When it comes to dinner parties or other celebrations, I really think that the details matter. A pretty table runner, quirky wine glasses, or even a few strategically placed candles can make all the difference when it comes to ambiance. That is why I think you need to take a little inspiration from this Lohri Table Decor to create a special dinner at your house this weekend.
[wc_fa icon=”heart-o” margin_left=”” margin_right=”” class=””][/wc_fa] Lohri Table Decor
My goal when I was creating this table was for it to have a traditional look with the phulkari, but a modern aesthetic. That’s why we pulled in the clear jars, candles, and flowers. For the colour theme I played off the phulkari, but also took inspiration from Thanksgiving & fall inspired palettes. If there is one thing I’ve learned about decor or design in general in the last few years it’s that you don’t have to do what everyone else does, and you don’t have to follow a traditional colour scheme either.
So let’s break this look down in a more step-by-step sort of way.
What You’ll Need:
- phulkari or pretty tablecloth (don’t fret if you don’t have a phulkari – we’ll talk more about this later in the post)
- glass jars in various sizes
- peanuts, rewri, mithi saunf (or other food items you want to display)
- flowers – fresh or fake
Step 1: Choose a base for your Lohri table decor.
I used this traditional phulkari as my base, but if you don’t have one, you can pick any other dupatta that you have handy. Just keep in mind that we’ll be building our colour scheme for the whole table scheme off this dupatta.
You can also use any colourful tablecloth that you like if you don’t want to use a dupatta. I would just try to go with something that has some brighter tones that will contrast the rewri and peanuts we are going to use as decor.
*note – I’ve seen some really nice phulkari dupattas on Amazon and am thinking of ordering a back-up one for using as table decor. Here’s a multi-colour, pink, and yellow option if you are interested!
Step 2: Choose flowers or greenery
Personally, I love fresh flowers and don’t mind splurging on them for a special event, but you can also use plastic flowers or greenery, no judgment. In fact, in the picture below you can see that I used fake flowers for my Friendsgiving table a few years ago.

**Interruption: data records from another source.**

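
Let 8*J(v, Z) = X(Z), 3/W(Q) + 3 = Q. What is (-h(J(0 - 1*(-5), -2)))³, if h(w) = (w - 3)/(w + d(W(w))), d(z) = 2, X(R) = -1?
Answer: 125/27 ≈ 4.6296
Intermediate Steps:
W(Q) = 3/(-3 + Q)
J(v, Z) = -⅛ (J(v, Z) = (⅛)*(-1) = -⅛)
h(w) = (-3 + w)/(2 + w) (h(w) = (w - 3)/(w + 2) = (-3 + w)/(2 + w))
(-h(J(0 - 1*(-5), -2)))³ = (-(-3 - ⅛)/(2 - ⅛))³ = (-(-25)/(15/8*8))³ = (-8*(-25)/(15*8))³ = (-1*(-5/3))³ = (5/3)³ = 125/27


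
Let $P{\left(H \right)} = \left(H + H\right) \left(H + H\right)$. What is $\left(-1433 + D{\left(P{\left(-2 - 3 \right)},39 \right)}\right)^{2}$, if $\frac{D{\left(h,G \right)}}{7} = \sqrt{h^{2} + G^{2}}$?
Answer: $2618018 - 20062 \sqrt{11521} \approx 4.6465 \cdot 10^{5}$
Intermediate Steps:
$P{\left(H \right)} = 4 H^{2}$ ($P{\left(H \right)} = 2 H 2 H = 4 H^{2}$)
$D{\left(h,G \right)} = 7 \sqrt{G^{2} + h^{2}}$ ($D{\left(h,G \right)} = 7 \sqrt{h^{2} + G^{2}} = 7 \sqrt{G^{2} + h^{2}}$)
$\left(-1433 + D{\left(P{\left(-2 - 3 \right)},39 \right)}\right)^{2} = \left(-1433 + 7 \sqrt{39^{2} + \left(4 \left(-2 - 3\right)^{2}\right)^{2}}\right)^{2} = \left(-1433 + 7 \sqrt{1521 + \left(4 \left(-5\right)^{2}\right)^{2}}\right)^{2} = \left(-1433 + 7 \sqrt{1521 + \left(4 \cdot 25\right)^{2}}\right)^{2} = \left(-1433 + 7 \sqrt{1521 + 100^{2}}\right)^{2} = \left(-1433 + 7 \sqrt{1521 + 10000}\right)^{2} = \left(-1433 + 7 \sqrt{11521}\right)^{2}$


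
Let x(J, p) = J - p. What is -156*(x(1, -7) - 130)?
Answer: 19032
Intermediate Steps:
-156*(x(1, -7) - 130) = -156*((1 - 1*(-7)) - 130) = -156*((1 + 7) - 130) = -156*(8 - 130) = -156*(-122) = 19032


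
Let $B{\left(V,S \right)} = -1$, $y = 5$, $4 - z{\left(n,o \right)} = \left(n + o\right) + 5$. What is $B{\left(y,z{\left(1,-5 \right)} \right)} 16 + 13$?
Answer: $-3$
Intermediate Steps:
$z{\left(n,o \right)} = -1 - n - o$ ($z{\left(n,o \right)} = 4 - \left(\left(n + o\right) + 5\right) = 4 - \left(5 + n + o\right) = -1 - n - o$)
$B{\left(y,z{\left(1,-5 \right)} \right)} 16 + 13 = \left(-1\right) 16 + 13 = -16 + 13 = -3$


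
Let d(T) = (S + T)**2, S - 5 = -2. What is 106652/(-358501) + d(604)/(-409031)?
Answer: -13516408397/11279847887 ≈ -1.1983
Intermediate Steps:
S = 3 (S = 5 - 2 = 3)
d(T) = (3 + T)**2
106652/(-358501) + d(604)/(-409031) = 106652/(-358501) + (3 + 604)**2/(-409031) = 106652*(-1/358501) + 607**2*(-1/409031) = -8204/27577 + 368449*(-1/409031) = -8204/27577 - 368449/409031 = -13516408397/11279847887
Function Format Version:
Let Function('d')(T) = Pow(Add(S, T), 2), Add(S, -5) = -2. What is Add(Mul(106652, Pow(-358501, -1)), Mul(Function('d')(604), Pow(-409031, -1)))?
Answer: Rational(-13516408397, 11279847887) ≈ -1.1983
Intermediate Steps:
S = 3 (S = Add(5, -2) = 3)
Function('d')(T) = Pow(Add(3, T), 2)
Add(Mul(106652, Pow(-358501, -1)), Mul(Function('d')(604), Pow(-409031, -1))) = Add(Mul(106652, Pow(-358501, -1)), Mul(Pow(Add(3, 604), 2), Pow(-409031, -1))) = Add(Mul(106652, Rational(-1, 358501)), Mul(Pow(607, 2), Rational(-1, 409031))) = Add(Rational(-8204, 27577), Mul(368449, Rational(-1, 409031))) = Add(Rational(-8204, 27577), Rational(-368449, 409031)) = Rational(-13516408397, 11279847887)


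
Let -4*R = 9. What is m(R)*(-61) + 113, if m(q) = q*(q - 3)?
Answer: -9721/16 ≈ -607.56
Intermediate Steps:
R = -9/4 (R = -1/4*9 = -9/4 ≈ -2.2500)
m(q) = q*(-3 + q)
m(R)*(-61) + 113 = -9*(-3 - 9/4)/4*(-61) + 113 = -9/4*(-21/4)*(-61) + 113 = (189/16)*(-61) + 113 = -11529/16 + 113 = -9721/16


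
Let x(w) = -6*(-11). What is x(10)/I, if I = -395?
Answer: -66/395 ≈ -0.16709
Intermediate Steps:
x(w) = 66
x(10)/I = 66/(-395) = 66*(-1/395) = -66/395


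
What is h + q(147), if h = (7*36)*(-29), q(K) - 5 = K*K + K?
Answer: 14453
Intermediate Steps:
q(K) = 5 + K + K**2 (q(K) = 5 + (K*K + K) = 5 + (K**2 + K) = 5 + (K + K**2) = 5 + K + K**2)
h = -7308 (h = 252*(-29) = -7308)
h + q(147) = -7308 + (5 + 147 + 147**2) = -7308 + (5 + 147 + 21609) = -7308 + 21761 = 14453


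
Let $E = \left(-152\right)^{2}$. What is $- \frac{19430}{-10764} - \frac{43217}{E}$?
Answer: $- \frac{4069267}{62172864} \approx -0.065451$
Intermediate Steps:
$E = 23104$
$- \frac{19430}{-10764} - \frac{43217}{E} = - \frac{19430}{-10764} - \frac{43217}{23104} = \left(-19430\right) \left(- \frac{1}{10764}\right) - \frac{43217}{23104} = \frac{9715}{5382} - \frac{43217}{23104} = - \frac{4069267}{62172864}$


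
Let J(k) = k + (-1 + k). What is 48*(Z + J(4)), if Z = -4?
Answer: 144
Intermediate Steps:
J(k) = -1 + 2*k
48*(Z + J(4)) = 48*(-4 + (-1 + 2*4)) = 48*(-4 + (-1 + 8)) = 48*(-4 + 7) = 48*3 = 144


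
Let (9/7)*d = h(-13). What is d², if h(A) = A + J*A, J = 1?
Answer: 33124/81 ≈ 408.94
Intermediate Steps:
h(A) = 2*A (h(A) = A + 1*A = A + A = 2*A)
d = -182/9 (d = 7*(2*(-13))/9 = (7/9)*(-26) = -182/9 ≈ -20.222)
d² = (-182/9)² = 33124/81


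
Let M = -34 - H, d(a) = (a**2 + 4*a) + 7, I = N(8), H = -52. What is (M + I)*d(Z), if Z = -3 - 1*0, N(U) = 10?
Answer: 112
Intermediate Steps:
I = 10
Z = -3 (Z = -3 + 0 = -3)
d(a) = 7 + a**2 + 4*a
M = 18 (M = -34 - 1*(-52) = -34 + 52 = 18)
(M + I)*d(Z) = (18 + 10)*(7 + (-3)**2 + 4*(-3)) = 28*(7 + 9 - 12) = 28*4 = 112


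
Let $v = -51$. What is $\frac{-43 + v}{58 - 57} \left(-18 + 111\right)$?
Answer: $-8742$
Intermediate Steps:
$\frac{-43 + v}{58 - 57} \left(-18 + 111\right) = \frac{-43 - 51}{58 - 57} \left(-18 + 111\right) = - \frac{94}{1} \cdot 93 = \left(-94\right) 1 \cdot 93 = \left(-94\right) 93 = -8742$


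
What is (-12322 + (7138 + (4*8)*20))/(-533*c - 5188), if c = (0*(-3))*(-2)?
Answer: 1136/1297 ≈ 0.87587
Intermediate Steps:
c = 0 (c = 0*(-2) = 0)
(-12322 + (7138 + (4*8)*20))/(-533*c - 5188) = (-12322 + (7138 + (4*8)*20))/(-533*0 - 5188) = (-12322 + (7138 + 32*20))/(0 - 5188) = (-12322 + (7138 + 640))/(-5188) = (-12322 + 7778)*(-1/5188) = -4544*(-1/5188) = 1136/1297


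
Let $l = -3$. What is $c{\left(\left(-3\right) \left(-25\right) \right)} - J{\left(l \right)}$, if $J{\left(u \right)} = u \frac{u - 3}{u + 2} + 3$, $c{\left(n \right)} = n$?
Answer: $90$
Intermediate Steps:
$J{\left(u \right)} = 3 + \frac{u \left(-3 + u\right)}{2 + u}$ ($J{\left(u \right)} = u \frac{-3 + u}{2 + u} + 3 = \frac{u \left(-3 + u\right)}{2 + u} + 3 = 3 + \frac{u \left(-3 + u\right)}{2 + u}$)
$c{\left(\left(-3\right) \left(-25\right) \right)} - J{\left(l \right)} = \left(-3\right) \left(-25\right) - \frac{6 + \left(-3\right)^{2}}{2 - 3} = 75 - \frac{6 + 9}{-1} = 75 - \left(-1\right) 15 = 75 - -15 = 75 + 15 = 90$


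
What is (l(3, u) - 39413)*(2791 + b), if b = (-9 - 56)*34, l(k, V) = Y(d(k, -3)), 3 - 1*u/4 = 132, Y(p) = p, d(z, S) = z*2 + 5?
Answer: -22892562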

The thing to remember with flowers and greenery is repetition. If possible, repeat the same plant/flowers a few times on the table. If you are looking save some money, buy a bouquet and break it up into three pieces.
Step 3: Add in glass vases and jars filled with treats
Grab some glass vases from around the house an fill them up with gur, rewri, and any other treats you want to feature on your Lohri table, (our gur candies would be perfect here!) The only thing to keep in mind is that you don’t want the colours of the treats to clash with your table cover. If your tablecloth is bright or has a busy pattern, keep it simple. But if you go with a plain table cover, go all out with fun colours and packaging for your treats.
Step 4: Finish with candles
Can there ever be enough candles on a dinner table? I chose some copper toned candle holders that match my phulkari and some basic tealights. If you are unsure what to choose, you can never go wrong with glass candle holders and beige or champagne coloured candles. White is very nice, but can almost clash with other colours so I lean toward beige.
Table Decor Tips:
Have different levels on your table. Some items should sit higher, and others should be lower. On my table I used copper bowls (normally used for serving food) to elevate the flowers and give them some separation from the glass jars.
Work in groups of three (or another odd number). I don’t know why it works, but this decorating tip make a big difference. For example, three candles together look pleasing to the eye, but four might look like too much – try it out!
I hope this post inspires you to dress up your Lohri table!